The accounts of the destruction the atomic bombs caused in Japan remain shocking, no matter how many times you read about them. But uranium has harmed far more people than just those who were targeted by Fat Man and Little Boy. Once the secrets of the Manhattan project were revealed, ushering in “the atomic age,” the entire world clamored for uranium, and Zoellner details the horrific conditions that miners of uranium faced, from mines in the Congo under cruel Belgian rule, to forced labor in Soviet territory, to the horrible diseases that befell Navajos mining for uranium on their land. Zoellner explains clearly how a badly forged memo that suggested Iraq was buying uranium from Niger led to the United State’s current war with Iraq, and how the hundreds of warheads left behind from the collapse of the Soviet Union pose the most significant risk that a nuclear weapon could end up in the hands of a terrorist.

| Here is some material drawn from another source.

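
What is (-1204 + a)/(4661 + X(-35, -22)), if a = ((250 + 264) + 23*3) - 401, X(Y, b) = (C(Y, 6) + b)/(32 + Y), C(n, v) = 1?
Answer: -511/2334 ≈ -0.21894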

One of Zoellner’s best chapters, “Apocalypse,” examines how “a remarkable number of the world’s religions” believe that “the world will end in fire,” and that the end of times will look a lot like the conditions in Hiroshima and Nagasaki after the bombs fell.
But for all the grim and disastrous consequences that man’s interaction with uranium have caused so far, people still can’t help but look at it with a kind of hope, and Zoellner concludes with a chapter about global desires that nuclear power will become the answer to providing affordable, clean energy in the future. Zoellner’s Uranium is a cogent, fascinating investigation of one powerful rock that offers a clear explanation of the current state of nuclear weapons and nuclear energy, readable for even those who would prefer not to dwell on the matter.